In Istanbul begann heute ein Prozess gegen drei weitere Journalisten und eine Menschenrechtsaktivistin. Erol Önderoglu, dem Türkei-Korrespondenten von „Reporter ohne Grenzen“ (ROG), dem „Cumhuriyet“-Kolumnisten Ahmet Nesin und Sebnem Korur Fincanci, der Vorsitzenden der türkischen Menschenrechtsstiftung, wird wegen ihrer Teilnahme an einer Solidaritätsaktion mit der Zeitung „Özgür Gündem“ Propaganda für eine terroristische Organisation vorgeworfen. Das gilt auch für den letzten „Özgür-Gündem“-Chefredakteur Inan Kizilkaya. Wir sprachen mit ROG-Prozessbeobachterin Anne Renzenbrink.

Önderoglu, Fincanci und Nesin hatten ebenso wie 40 weitere Journalistenkollegen und Prominente im Frühjahr jeweils für einen Tag symbolisch den Posten des Chefredakteurs der pro-kurischen Zeitung „Özgür Gündem“ übernommen. Die Teilnahme an der Solidaritätsaktion reichte der Staatsanwaltschaft zum Vorwurf der Terror-Propaganda. Am 20. Juni 2016 wurden die drei in Istanbul verhaftet und kamen erst nach zehn Tagen auch dank internationaler Proteste unter Auflagen frei. Nach dem gescheiterten Putschversuch spitzte sich die Lage weiter zu. Ein Gericht ließ im August die Räume von „Özgür Gündem“ wegen angeblicher Verbreitung von Propaganda für die verbotene kurdische Untergrundorganisation PKK versiegeln, Chefredakteur Kizilkaya wurde am 16. August verhaftet. Am 29. Oktober wurde das Blatt per Regierungsdekret endgültig geschlossen.

Reporter-ohne-Grenzen-Pressereferentin Anne Renzenbrink verfolgte den Prozessauftakt am 8. November in Istanbul. Foto: ROG
Reporter-ohne-Grenzen-Pressereferentin Anne Renzenbrink verfolgte den Prozessauftakt am 8. November in Istanbul. Foto: ROG

M |  Reporter ohne Grenzen, Protestierende aus aller Welt und Menschenrechtsorganisationen im Lande selbst fordern die türkische Justiz auf, die Anschuldigungen fallenzulassen. Das hat das Gericht heute nicht getan?
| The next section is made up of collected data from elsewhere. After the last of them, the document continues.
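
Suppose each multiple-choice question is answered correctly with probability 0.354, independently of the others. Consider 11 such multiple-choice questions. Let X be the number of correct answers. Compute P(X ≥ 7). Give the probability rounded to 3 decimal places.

0.053

X ~ Binomial(11, 0.354); P(X ≥ 7) = Σ C(11,k) p^k (1−p)^(11−k) over k:
  k=7: C(11,7)·0.354^7·0.646^4 = 0.04004
  k=8: C(11,8)·0.354^8·0.646^3 = 0.01097
  k=9: C(11,9)·0.354^9·0.646^2 = 0.00200
  k=10: C(11,10)·0.354^10·0.646^1 = 0.00022
  k=11: C(11,11)·0.354^11·0.646^0 = 0.00001
Total = 0.05324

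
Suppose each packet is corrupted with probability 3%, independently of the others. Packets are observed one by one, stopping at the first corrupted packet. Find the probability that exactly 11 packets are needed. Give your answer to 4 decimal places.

0.0221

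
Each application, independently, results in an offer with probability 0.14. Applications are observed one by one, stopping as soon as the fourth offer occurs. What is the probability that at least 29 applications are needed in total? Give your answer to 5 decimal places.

Needing more than 28 applications ⇔ fewer than 4 successes in the first 28. With X ~ Binomial(28, 0.14), P(Y > 28) = P(X ≤ 3).
  k=0: C(28,0)·0.14^0·0.86^28 = 0.0146540
  k=1: C(28,1)·0.14^1·0.86^27 = 0.0667950
  k=2: C(28,2)·0.14^2·0.86^26 = 0.1467938
  k=3: C(28,3)·0.14^3·0.86^25 = 0.2071044
P(X ≤ 3) = 0.4353472

0.43535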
Anne Renzenbrink | Nein, die Verhandlung ist gestartet. Die Anklage wird aufrechterhalten. Allerdings wurde der Prozess nach einer knappen Stunde unterbrochen und auf den 11. Januar 2017 vertagt.

Wieso das?

Das kam nicht unerwartet. Die türkische Justiz ist auch in anderen ähnlich gelagerten Fällen schon so verfahren.
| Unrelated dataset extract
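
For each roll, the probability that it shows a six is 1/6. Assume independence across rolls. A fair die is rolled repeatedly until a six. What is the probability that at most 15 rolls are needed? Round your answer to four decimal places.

0.9351

Y = number of rolls to the first success; geometric, p = 0.166667.
P(Y ≤ 15) = 1 − (1−p)^15 = 1 − 0.064905 = 0.935095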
Und was geschah heute im Gerichtssaal?

Neben Prozessformalien haben sowohl unser Kollege Erol Önderoglu als auch die Menschenrechtsaktivistin Sebnem Korur Fincanci mit ihren Anwälten die Gelegenheit zur Verteidigung genutzt. Sie haben die Anschuldigungen der Staatsanwaltschaft als haltlos zurückgewiesen und ihre Ausführungen dem Gericht auch schriftlich übergeben. Zu weiteren inhaltlichen Erörterungen kam es nicht.

Wie stark ist das öffentliche Interesse an dem Prozess?
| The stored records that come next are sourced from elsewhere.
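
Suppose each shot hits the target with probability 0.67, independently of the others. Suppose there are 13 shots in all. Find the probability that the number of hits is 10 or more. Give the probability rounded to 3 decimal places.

X ~ Binomial(13, 0.67); P(X ≥ 10) = Σ C(13,k) p^k (1−p)^(13−k) over k:
  k=10: C(13,10)·0.67^10·0.33^3 = 0.18735
  k=11: C(13,11)·0.67^11·0.33^2 = 0.10374
  k=12: C(13,12)·0.67^12·0.33^1 = 0.03510
  k=13: C(13,13)·0.67^13·0.33^0 = 0.00548
Total = 0.33168

0.332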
Es hat bereits heute Morgen eine Pressekonferenz von türkischen Menschenrechtsorganisationen stattgefunden, auch kurz vor Prozessbeginn gab es nochmals eine Medieninformation. Der Gerichtssaal war überfüllt, viele Zuhörer standen, ich habe mir meinen Sitzplatz geteilt. Sowohl internationale Medien als auch die einheimische Presse waren vor Ort.

Ihr vorläufiges Fazit?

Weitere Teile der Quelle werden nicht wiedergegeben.